Family 3. The proband, an 18-year-old male, presented with acute onset of left arm weakness on January 24, 2019. Within 20 hours, his symptoms had gradually improved, but he experienced new symptoms as dizziness, weakness and numbness in all four limbs, difficulties in raising head and opening mouth, dysarthria, and dysphagia with normal CT scanning on 11AM, January 25, 2019 and recovered after treatment in local hospital in a few hours. He had another two episodes with similar symptoms and recovered in a few hours on January 25 and 26. The brain MRI DWI on January 26, 2019 indicated hyperintensities in both posterior periventricular areas (Fig. 5-A). He was admitted to our hospital with diagnosis of adrenoleukodystrophy on January 29, 2019. He fell from a 2-meter height in the middle of December, 2018 and was treated in the hospital with diagnosis of abdominal injury, spleen and left kidney contusion, and both lumbar transverse process fracture. His physical examination was normal except for diminished deep tendon reflexes in all extremities.
His neurological examination revealed pes cavus, horizontal nystagmus on both eyes, atrophy in his hands and distal lower extremities, normal muscle strength, and absent deep tendon reflexes in all extremities.
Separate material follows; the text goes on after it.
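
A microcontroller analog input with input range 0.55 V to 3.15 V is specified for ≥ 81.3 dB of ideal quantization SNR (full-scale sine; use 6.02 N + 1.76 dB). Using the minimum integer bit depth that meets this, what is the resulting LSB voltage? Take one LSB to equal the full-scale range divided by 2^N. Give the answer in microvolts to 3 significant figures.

Full-scale range = 3.15 V − (0.55 V) = 2.6 V.
Solving 6.02 N ≥ 81.3 − 1.76: N ≥ 13.213. Round up → N = 14.
LSB = 2.6 V ÷ 2^14 = 2.6/16384 V = 159 µV.

159 µV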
The finger-nose test and heel–knee test showed mild dysmetria on right limbs when closing eyes. The Romberg sign was positive, no matter when opening or closing eyes. NCV findings were suggestive of sensorimotor polyneuropathy at both upper and lower extremities. Genetic testing showed a c.103G>C (p. Val 35 Leu) hemizygous point mutation in GJB1. His great-grandmother, grandmother’s brother and grandfather who had pes cavus also had the same point mutations in GJB1 (Fig. 6).
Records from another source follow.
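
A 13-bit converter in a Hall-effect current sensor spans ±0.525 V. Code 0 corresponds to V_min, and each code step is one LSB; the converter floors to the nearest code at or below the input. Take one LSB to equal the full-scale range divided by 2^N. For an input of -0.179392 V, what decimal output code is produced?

2696

Span: 0.525 V − (-0.525 V) = 1.05 V. LSB = 1.05 V / 2^13 ≈ 128.2 µV.
(V_in − V_min) × 2^13/range = (-0.179392 − (-0.525)) × 8192/1.05 = 2696.401.
Floor → code = 2696.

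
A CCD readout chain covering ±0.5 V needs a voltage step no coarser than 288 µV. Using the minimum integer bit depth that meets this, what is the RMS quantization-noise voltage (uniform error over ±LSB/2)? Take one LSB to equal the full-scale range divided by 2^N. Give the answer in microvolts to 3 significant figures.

70.5 µV

Range = 0.5 − (-0.5) = 1 V.
Required number of levels: 1/288 µV = 3472.2; smallest N with 2^N ≥ that is 12.
Step size = 1/4096 V = 244.14 µV.
RMS noise = LSB/√12 = 70.5 µV.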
He had recovered to his baseline without special treatment when he was discharged on January 31, 2019. He presented a normal brain MRI DWI within 2 weeks (on February 11, 2019, Fig. 5-B) and within one month (February 26, 2019, Fig. 5-C) during outpatient follow-up.
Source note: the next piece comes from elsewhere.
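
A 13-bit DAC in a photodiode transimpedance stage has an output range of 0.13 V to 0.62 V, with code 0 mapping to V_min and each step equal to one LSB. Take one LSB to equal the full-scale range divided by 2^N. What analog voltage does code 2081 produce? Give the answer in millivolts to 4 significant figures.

Range = 0.62 − (0.13) = 0.49 V. LSB = 0.49 V / 2^13.
Output = V_min + (2081/8192) × range = 0.13 + 0.254028 × 0.49 V
      = 0.13 V + 0.124474 V = 0.254474 V.

254.5 mV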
Electrophysiological characteristics in these three male probands were shown in Table 1 and 2. Motor nerve conduction velocities (MNCV) and sensory nerve conduction velocities (SNCV) were severely reduced in lower limbs as well as upper limbs in case 1 and case 3; however, MNCV and SNCV in case 2 were almost within normal range. Markedly low amplitude of sensory and motor responses were found at both peroneal nerves in case 1 and case 3. Long latency was detected in most motor nerves in the three cases.